Thermoset resins (or thermosets) have the advantage of having a high mechanical strength and a high thermal and chemical resistance and, for this reason, can replace metals in certain applications. They have the advantage of being lighter than metals. They can also be used as matrices in composite materials, as adhesives, and as coatings. Among the thermoset polymers, mention may be made of unsaturated polyesters, phenoplasts, polyepoxides, polyurethanes and aminoplasts.
Conventional thermosetting resins must be processed; in particular, they must be molded so as to immediately obtain the shape appropriate for the final use. This is because transformation is no longer possible once the resin is polymerized, other than machining which often remains difficult. Soft or hard parts and composites based on thermosetting resins can neither be transformed nor shaped; they cannot be recycled or welded.
In parallel to thermosetting resins, a class of polymer materials, thermoplastics, has been developed. Thermoplastics can be formed at high temperature by molding or by injection-molding, but have mechanical and thermal and chemical resistance properties that are less advantageous than those of thermoset resins.
In addition, the forming of thermoplastics can only be carried out in very narrow temperature ranges. This is because, when they are heated, thermoplastics become liquids, the fluidity of which varies abruptly in the region of the melting points and glass transition temperatures, thereby making it impossible to apply to them a whole variety of transformation methods that exist for glass and for metals for example.

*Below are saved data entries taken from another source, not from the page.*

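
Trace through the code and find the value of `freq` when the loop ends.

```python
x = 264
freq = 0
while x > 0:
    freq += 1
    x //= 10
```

Let's trace through this code step by step.

Initialize: x = 264
Initialize: freq = 0
Entering loop: while x > 0:
After iteration 1: x = 26, freq = 1
After iteration 2: x = 2, freq = 2
After iteration 3: x = 0, freq = 3
Loop ends.

Final answer: 3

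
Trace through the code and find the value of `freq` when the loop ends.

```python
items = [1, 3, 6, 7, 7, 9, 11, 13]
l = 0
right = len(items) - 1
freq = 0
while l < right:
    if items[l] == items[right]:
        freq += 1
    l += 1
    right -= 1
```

Let's trace through this code step by step.

Initialize: items = [1, 3, 6, 7, 7, 9, 11, 13]
Initialize: l = 0
Initialize: right = 7
Initialize: freq = 0
Entering loop: while l < right:
After iteration 1: l = 1, right = 6, freq = 0
After iteration 2: l = 2, right = 5, freq = 0
After iteration 3: l = 3, right = 4, freq = 0
After iteration 4: l = 4, right = 3, freq = 1
Loop ends.

Final answer: 1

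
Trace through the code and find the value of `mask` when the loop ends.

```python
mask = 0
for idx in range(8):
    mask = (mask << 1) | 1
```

Let's trace through this code step by step.

Initialize: mask = 0
Entering loop: for idx in range(8):
After iteration 1: idx = 0, mask = 1
After iteration 2: idx = 1, mask = 3
After iteration 3: idx = 2, mask = 7
After iteration 4: idx = 3, mask = 15
After iteration 5: idx = 4, mask = 31
After iteration 6: idx = 5, mask = 63
After iteration 7: idx = 6, mask = 127
After iteration 8: idx = 7, mask = 255
Loop ends.

Final answer: 255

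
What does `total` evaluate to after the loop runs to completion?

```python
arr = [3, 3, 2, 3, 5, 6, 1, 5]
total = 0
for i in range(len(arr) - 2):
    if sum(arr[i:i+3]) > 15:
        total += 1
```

Let's trace through this code step by step.

Initialize: arr = [3, 3, 2, 3, 5, 6, 1, 5]
Initialize: total = 0
Entering loop: for i in range(len(arr) - 2):
After iteration 1: i = 0, total = 0
After iteration 2: i = 1, total = 0
After iteration 3: i = 2, total = 0
After iteration 4: i = 3, total = 0
After iteration 5: i = 4, total = 0
After iteration 6: i = 5, total = 0
Loop ends.

Final answer: 0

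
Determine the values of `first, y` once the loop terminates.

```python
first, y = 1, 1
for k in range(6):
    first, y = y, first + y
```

Let's trace through this code step by step.

Initialize: first = 1
Initialize: y = 1
Entering loop: for k in range(6):
After iteration 1: k = 0, first = 1, y = 2
After iteration 2: k = 1, first = 2, y = 3
After iteration 3: k = 2, first = 3, y = 5
After iteration 4: k = 3, first = 5, y = 8
After iteration 5: k = 4, first = 8, y = 13
After iteration 6: k = 5, first = 13, y = 21
Loop ends.

Final answer: 13, 21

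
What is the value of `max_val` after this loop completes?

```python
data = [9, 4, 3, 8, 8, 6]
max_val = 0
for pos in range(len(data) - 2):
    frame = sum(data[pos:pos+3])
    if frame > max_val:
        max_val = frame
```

Let's trace through this code step by step.

Initialize: data = [9, 4, 3, 8, 8, 6]
Initialize: max_val = 0
Entering loop: for pos in range(len(data) - 2):
After iteration 1: pos = 0, max_val = 16, frame = 16
After iteration 2: pos = 1, max_val = 16, frame = 15
After iteration 3: pos = 2, max_val = 19, frame = 19
After iteration 4: pos = 3, max_val = 22, frame = 22
Loop ends.

Final answer: 22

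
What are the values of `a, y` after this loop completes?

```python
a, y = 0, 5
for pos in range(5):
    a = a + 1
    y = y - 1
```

Let's trace through this code step by step.

Initialize: a = 0
Initialize: y = 5
Entering loop: for pos in range(5):
After iteration 1: pos = 0, a = 1, y = 4
After iteration 2: pos = 1, a = 2, y = 3
After iteration 3: pos = 2, a = 3, y = 2
After iteration 4: pos = 3, a = 4, y = 1
After iteration 5: pos = 4, a = 5, y = 0
Loop ends.

Final answer: 5, 0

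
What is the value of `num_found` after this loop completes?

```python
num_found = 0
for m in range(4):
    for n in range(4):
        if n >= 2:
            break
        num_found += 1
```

Let's trace through this code step by step.

Initialize: num_found = 0
Entering loop: for m in range(4):
After iteration 1: m = 0, num_found = 2
After iteration 2: m = 1, num_found = 4
After iteration 3: m = 2, num_found = 6
After iteration 4: m = 3, num_found = 8
Loop ends.

Final answer: 8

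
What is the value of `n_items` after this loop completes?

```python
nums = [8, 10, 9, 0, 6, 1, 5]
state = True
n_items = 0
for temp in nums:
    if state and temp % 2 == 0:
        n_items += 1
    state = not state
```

Let's trace through this code step by step.

Initialize: nums = [8, 10, 9, 0, 6, 1, 5]
Initialize: state = True
Initialize: n_items = 0
Entering loop: for temp in nums:
After iteration 1: temp = 8, state = False, n_items = 1
After iteration 2: temp = 10, state = True, n_items = 1
After iteration 3: temp = 9, state = False, n_items = 1
After iteration 4: temp = 0, state = True, n_items = 1
After iteration 5: temp = 6, state = False, n_items = 2
After iteration 6: temp = 1, state = True, n_items = 2
After iteration 7: temp = 5, state = False, n_items = 2
Loop ends.

Final answer: 2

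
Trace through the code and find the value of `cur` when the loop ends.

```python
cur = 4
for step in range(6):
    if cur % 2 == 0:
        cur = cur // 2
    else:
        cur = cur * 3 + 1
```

Let's trace through this code step by step.

Initialize: cur = 4
Entering loop: for step in range(6):
After iteration 1: step = 0, cur = 2
After iteration 2: step = 1, cur = 1
After iteration 3: step = 2, cur = 4
After iteration 4: step = 3, cur = 2
After iteration 5: step = 4, cur = 1
After iteration 6: step = 5, cur = 4
Loop ends.

Final answer: 4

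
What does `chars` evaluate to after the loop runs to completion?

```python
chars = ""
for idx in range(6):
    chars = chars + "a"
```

Let's trace through this code step by step.

Initialize: chars = ''
Entering loop: for idx in range(6):
After iteration 1: idx = 0, chars = 'a'
After iteration 2: idx = 1, chars = 'aa'
After iteration 3: idx = 2, chars = 'aaa'
After iteration 4: idx = 3, chars = 'aaaa'
After iteration 5: idx = 4, chars = 'aaaaa'
After iteration 6: idx = 5, chars = 'aaaaaa'
Loop ends.

Final answer: 'aaaaaa'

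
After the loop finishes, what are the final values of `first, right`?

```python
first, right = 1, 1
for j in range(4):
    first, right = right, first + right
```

Let's trace through this code step by step.

Initialize: first = 1
Initialize: right = 1
Entering loop: for j in range(4):
After iteration 1: j = 0, first = 1, right = 2
After iteration 2: j = 1, first = 2, right = 3
After iteration 3: j = 2, first = 3, right = 5
After iteration 4: j = 3, first = 5, right = 8
Loop ends.

Final answer: 5, 8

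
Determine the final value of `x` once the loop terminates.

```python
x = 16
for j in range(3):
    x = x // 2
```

Let's trace through this code step by step.

Initialize: x = 16
Entering loop: for j in range(3):
After iteration 1: j = 0, x = 8
After iteration 2: j = 1, x = 4
After iteration 3: j = 2, x = 2
Loop ends.

Final answer: 2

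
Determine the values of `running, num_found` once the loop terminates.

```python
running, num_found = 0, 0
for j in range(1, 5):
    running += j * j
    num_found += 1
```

Let's trace through this code step by step.

Initialize: running = 0
Initialize: num_found = 0
Entering loop: for j in range(1, 5):
After iteration 1: j = 1, running = 1, num_found = 1
After iteration 2: j = 2, running = 5, num_found = 2
After iteration 3: j = 3, running = 14, num_found = 3
After iteration 4: j = 4, running = 30, num_found = 4
Loop ends.

Final answer: 30, 4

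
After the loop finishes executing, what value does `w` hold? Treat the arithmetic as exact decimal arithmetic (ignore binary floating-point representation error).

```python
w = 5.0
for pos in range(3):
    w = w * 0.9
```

Let's trace through this code step by step.

Initialize: w = 5.0
Entering loop: for pos in range(3):
After iteration 1: pos = 0, w = 4.5
After iteration 2: pos = 1, w = 4.05
After iteration 3: pos = 2, w = 3.645
Loop ends.

Final answer: 3.645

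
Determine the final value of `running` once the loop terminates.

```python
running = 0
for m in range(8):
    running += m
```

Let's trace through this code step by step.

Initialize: running = 0
Entering loop: for m in range(8):
After iteration 1: m = 0, running = 0
After iteration 2: m = 1, running = 1
After iteration 3: m = 2, running = 3
After iteration 4: m = 3, running = 6
After iteration 5: m = 4, running = 10
After iteration 6: m = 5, running = 15
After iteration 7: m = 6, running = 21
After iteration 8: m = 7, running = 28
Loop ends.

Final answer: 28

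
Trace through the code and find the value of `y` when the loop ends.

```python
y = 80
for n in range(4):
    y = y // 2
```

Let's trace through this code step by step.

Initialize: y = 80
Entering loop: for n in range(4):
After iteration 1: n = 0, y = 40
After iteration 2: n = 1, y = 20
After iteration 3: n = 2, y = 10
After iteration 4: n = 3, y = 5
Loop ends.

Final answer: 5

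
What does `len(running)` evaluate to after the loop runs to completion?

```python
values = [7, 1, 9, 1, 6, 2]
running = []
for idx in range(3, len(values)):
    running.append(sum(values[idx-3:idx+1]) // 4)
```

Let's trace through this code step by step.

Initialize: values = [7, 1, 9, 1, 6, 2]
Initialize: running = []
Entering loop: for idx in range(3, len(values)):
After iteration 1: idx = 3, running = [4]
After iteration 2: idx = 4, running = [4, 4]
After iteration 3: idx = 5, running = [4, 4, 4]
Loop ends.
len(running) = 3

Final answer: 3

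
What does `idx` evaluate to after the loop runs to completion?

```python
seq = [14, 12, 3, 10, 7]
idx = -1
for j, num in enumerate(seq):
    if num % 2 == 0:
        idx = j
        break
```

Let's trace through this code step by step.

Initialize: seq = [14, 12, 3, 10, 7]
Initialize: idx = -1
Entering loop: for j, num in enumerate(seq):
After iteration 1: j = 0, num = 14, idx = 0
Loop ends.

Final answer: 0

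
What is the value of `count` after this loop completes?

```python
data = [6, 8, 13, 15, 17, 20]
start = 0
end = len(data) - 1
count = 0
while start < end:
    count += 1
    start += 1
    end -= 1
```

Let's trace through this code step by step.

Initialize: data = [6, 8, 13, 15, 17, 20]
Initialize: start = 0
Initialize: end = 5
Initialize: count = 0
Entering loop: while start < end:
After iteration 1: start = 1, end = 4, count = 1
After iteration 2: start = 2, end = 3, count = 2
After iteration 3: start = 3, end = 2, count = 3
Loop ends.

Final answer: 3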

In this context, vitrimer resins have been designed for the purpose of allying the advantages of both thermosets and thermoplastics. These materials have both the mechanical and solvent-resistance properties of thermoset resins and the capacity to be reshaped and/or repaired of thermoplastic materials. These polymer materials which are capable of indefinitely going from a solid state to a viscoelastic liquid, like glass, have been denoted “vitrimers”. Contrary to thermoplastics, the viscosity of vitrimers varies slowly with temperature, thereby making it possible to use them for the production of objects that have specific shapes incompatible with a molding process, without using a mold or precisely controlling the forming temperature.
The specific properties of vitrimers are linked to the capacity of their network to reorganize above a certain temperature, without modifying the number of intramolecular bonds or depolymerizing, under the effect of internal exchange reactions. These reactions lead to a relaxing of the stresses within the material which becomes malleable, while preserving its integrity and remaining insoluble in any solvent. These reactions are made possible by the presence of a catalyst. In the case of vitrimers of epoxy-anhydride type, it has been suggested to use as catalyst a zinc, tin, magnesium, cobalt, calcium, titanium or zirconium metal salt, preferably zinc acetylacetonate (WO 2012/101078). Likewise, various catalysts have been suggested for use in hybrid thermoset/supramolecular systems obtained from a thermosetting resin, from a curing agent of anhydride-type or preferably of acid type and from a compound comprising an associative group and a function allowing grafting thereof onto the thermosetting resin (WO 2012/152859). These catalysts can be based on various metals, including titanium, and are in the form of various salts, in particular of alkoxides (or alcoholates) such as titanium isopropoxide, although zinc acetylacetonate is, here again, preferred.
Titanic acid esters or titanic acid polymer esters have moreover been proposed in documents FR 1419754 and GB 1069439 for efficiently accelerating the curing, by polycarboxylic anhydrides, of cycloaliphatic polyepoxides in which at least one epoxide group is in a five-membered ring.
In addition, a catalyst system of titanium aryloxy type, in particular titanium phenolate, such as titanium catecholate, has been suggested in document FR 2584412 for facilitating the anionic polymerization of epoxide resins.
As it happens, the inventors have demonstrated that the stresses developed within the materials obtained for example from zinc acetylacetonate are less completely and less rapidly relaxed than within materials prepared from catalysts in the form of specific organometallic titanium complex. The latter thus exhibit better deformation properties, which are more compatible with an industrial thermoforming process, which requires very rapid deformation and relaxing of the stresses. In addition, contrary to the materials obtained from other titanium catalysts, this ability to deform is not obtained to the detriment of the crosslinking density, and therefore of the mechanical properties of the material.
Furthermore, another drawback of zinc acetylacetonate is the fact that at the temperatures (from 250 to 350° C.) required for transformation, this catalyst is not sufficiently stable, thereby causing gas to be given off during hot manipulations of the material, resulting in a loss of mass measured in particular by thermogravimetric analysis (TGA).